John Waters incluía hace unos días El museo de las maravillas entre sus películas favoritas de 2017 y decía esto en sus comentarios para la revista Artforum: “¿Quieres hacerle un test de inteligencia a tus hijos cinéfilos? Llévalos simplemente a ver esta película bellamente realizada, una película para niños sobre personas con discapacidad auditiva, protagonizada por un niña idéntica a Simone Signoret. Si a tus pequeños les gusta la película es que son inteligentes. Si no les gusta, son estúpidos”. Me gusta Waters, suelen gustarme sus balances de lo mejor del año y reconozco que este es un buen argumento, como mínimo llamativo.

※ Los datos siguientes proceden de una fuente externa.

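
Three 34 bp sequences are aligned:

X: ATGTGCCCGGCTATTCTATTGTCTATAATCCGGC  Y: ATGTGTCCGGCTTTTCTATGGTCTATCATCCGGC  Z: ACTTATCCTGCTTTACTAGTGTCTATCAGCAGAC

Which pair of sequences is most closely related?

X–Y: 4/34 differ, p = 0.118, d = 0.128.
X–Z: 12/34 differ, p = 0.353, d = 0.477.
Y–Z: 10/34 differ, p = 0.294, d = 0.373.
The smallest distance is between X and Y.

X and Y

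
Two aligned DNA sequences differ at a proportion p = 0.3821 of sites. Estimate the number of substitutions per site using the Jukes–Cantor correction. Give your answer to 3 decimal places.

0.534

d = −(3/4) ln(1 − 4p/3) = −0.75 ln(1 − 0.509467) = −0.75 ln(0.490533)
  = −0.75 × (-0.712263) = 0.534197 substitutions/site.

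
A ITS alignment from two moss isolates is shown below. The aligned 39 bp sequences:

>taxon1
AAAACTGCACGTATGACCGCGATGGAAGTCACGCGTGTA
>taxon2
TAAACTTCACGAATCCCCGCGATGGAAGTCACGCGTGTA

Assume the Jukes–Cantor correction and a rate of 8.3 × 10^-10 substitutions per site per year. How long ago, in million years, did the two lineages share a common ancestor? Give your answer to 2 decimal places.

84.70

The sequences differ at 5 of 39 sites (1, 7, 12, 15, 16), so p = 5/39 ≈ 0.128205.
d = −(3/4) ln(1 − 4p/3) = −0.75 ln(1 − 0.17094) = −0.75 ln(0.82906)
  = −0.75 × (-0.187463) = 0.140597 substitutions/site.
Under a molecular clock d = 2μt, so t = d/(2μ) = 0.140597 / (2 × 8.3 × 10^-10) = 84.70 million years.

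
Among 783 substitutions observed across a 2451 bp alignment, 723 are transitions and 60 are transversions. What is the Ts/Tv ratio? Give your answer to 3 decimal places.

R = 723/60 = 12.050.

12.050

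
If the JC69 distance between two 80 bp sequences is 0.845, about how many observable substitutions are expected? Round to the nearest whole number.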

Pero, de alguna manera, me parece raro que lo utilice para elogiar una película que justo hace lo contrario: dejar a sus protagonistas, dos niños de distintas épocas, frente a la inmensidad de un mundo por descubrir y dejarles perderse en él, investigarlo, temerle, amarlo y odiarlo con la más absoluta libertad, sin juzgarles por las cosas que les fascinan, las que no entienden o las que descartan. Sobre todo cuando el universo que recrea Todd Haynes en El museo de las maravillas, sintetizado en una Nueva York en perpetuo movimiento y fotografiado en blanco y negro (cuando la historia sucede en 1927) y color (cuando pasa en 1977), funciona como metáfora del cine y no a la inversa, una decisión bellísima que convierte su película en una obra extraordinaria.

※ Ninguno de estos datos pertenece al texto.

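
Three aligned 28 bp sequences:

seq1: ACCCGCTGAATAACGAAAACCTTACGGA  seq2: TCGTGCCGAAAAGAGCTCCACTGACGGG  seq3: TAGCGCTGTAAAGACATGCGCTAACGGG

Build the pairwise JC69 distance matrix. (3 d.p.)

seq1–seq2: 14/28 sites differ → p = 0.5, d = −0.75 ln(1 − 0.666667) = 0.823960 ≈ 0.824.
seq1–seq3: 14/28 sites differ → p = 0.5, d = −0.75 ln(1 − 0.666667) = 0.823960 ≈ 0.824.
seq2–seq3: 9/28 sites differ → p ≈ 0.321429, d = −0.75 ln(1 − 0.428572) = 0.419713 ≈ 0.420.

d(seq1,seq2) = 0.824, d(seq1,seq3) = 0.824, d(seq2,seq3) = 0.420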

Ese mundo real (para los personajes) y cinematográfico (para ellos y para nosotros) se despliega como un auténtico museo de las maravillas a ojos de sus protagonistas. Se trata de Rose (Millicent Simmonds) y Ben (Oakes Fegley), dos niños que experimentan en distintas épocas –alternadas y conectadas– un dolor muy parecido, una sensación similar de orfandad y un mismo proceso de búsqueda con Nueva York como escenario. La niña abandona Nueva Jersey en los años 20 dispuesta a encontrar en la ciudad a su madre, una actriz de cine mudo a la que idolatra.

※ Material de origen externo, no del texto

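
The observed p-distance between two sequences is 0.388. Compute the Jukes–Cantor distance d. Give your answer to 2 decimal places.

d = −(3/4) ln(1 − 4p/3) = −0.75 ln(1 − 0.517333) = −0.75 ln(0.482667)
  = −0.75 × (-0.728428) = 0.546321 substitutions/site.

0.55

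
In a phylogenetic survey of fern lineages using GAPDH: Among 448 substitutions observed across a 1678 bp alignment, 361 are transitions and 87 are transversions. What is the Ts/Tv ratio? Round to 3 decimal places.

R = 361/87 = 4.149425… ≈ 4.149 (to 3 d.p.).

4.149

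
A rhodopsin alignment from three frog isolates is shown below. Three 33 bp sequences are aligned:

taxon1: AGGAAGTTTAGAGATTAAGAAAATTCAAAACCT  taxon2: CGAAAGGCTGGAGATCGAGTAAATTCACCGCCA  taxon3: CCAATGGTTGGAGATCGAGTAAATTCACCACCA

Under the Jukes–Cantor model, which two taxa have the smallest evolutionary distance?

taxon2 and taxon3

taxon1–taxon2: 12/33 differ, p = 0.364, d = 0.497.
taxon1–taxon3: 12/33 differ, p = 0.364, d = 0.497.
taxon2–taxon3: 4/33 differ, p = 0.121, d = 0.132.
The smallest distance is between taxon2 and taxon3.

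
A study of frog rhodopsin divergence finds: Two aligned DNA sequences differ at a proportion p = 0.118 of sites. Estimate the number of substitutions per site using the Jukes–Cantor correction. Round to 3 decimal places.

0.128

d = −(3/4) ln(1 − 4p/3) = −0.75 ln(1 − 0.157333) = −0.75 ln(0.842667)
  = −0.75 × (-0.171183) = 0.128387 substitutions/site.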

El niño, huérfano de madre, se escapa de Minnesota para perderse en la Nueva York de los 70, saturada de vida y de colores, tras la pista de un padre al que no conoce. Todd Haynes, que adapta en esta ocasión una novela de Brian Selznick, también autor del libro que inspiró La invención de Hugo (2011) de Martin Scorsese, alterna ambas historias –y, con ellas, las maneras del cine de las épocas en las que estas se ambientan– en una preciosa y emocionante sinfonía visual y sonora que parece ser observada a través de un zoótropo.
Es cierto que el símil entre ambas narraciones y las variaciones del propio medio es demasiado evidente, demasiado sencillo, demasiado cándido. Quizá resulte extraño al tratarse de una película de Haynes, cineasta que, sin excluir la emoción (pero trabajándola de una forma siempre particular), tiene un talante eminentemente reflexivo. Pero no hay que confundir esa claridad con el vacío, ni su delicadeza con lo cursi. La candidez de El museo de las maravillas no es la de su historia, sino la de sus personajes. A fin de cuentas, la base del delicado artefacto que el director de Carol (2015) levanta entorno a ellos es el dolor y la pérdida. Eso sí, en lo que aleja la película de Haynes del noventa por ciento de películas de aprendizaje con niños, las heridas de los personajes no son obstáculos, sino puntos de fuga. Puntos de fuga a lugares que a veces son ariscos y otras, como el Museo de Historia Natural de Nueva York en la película, espacios abiertos al consuelo y la maravilla.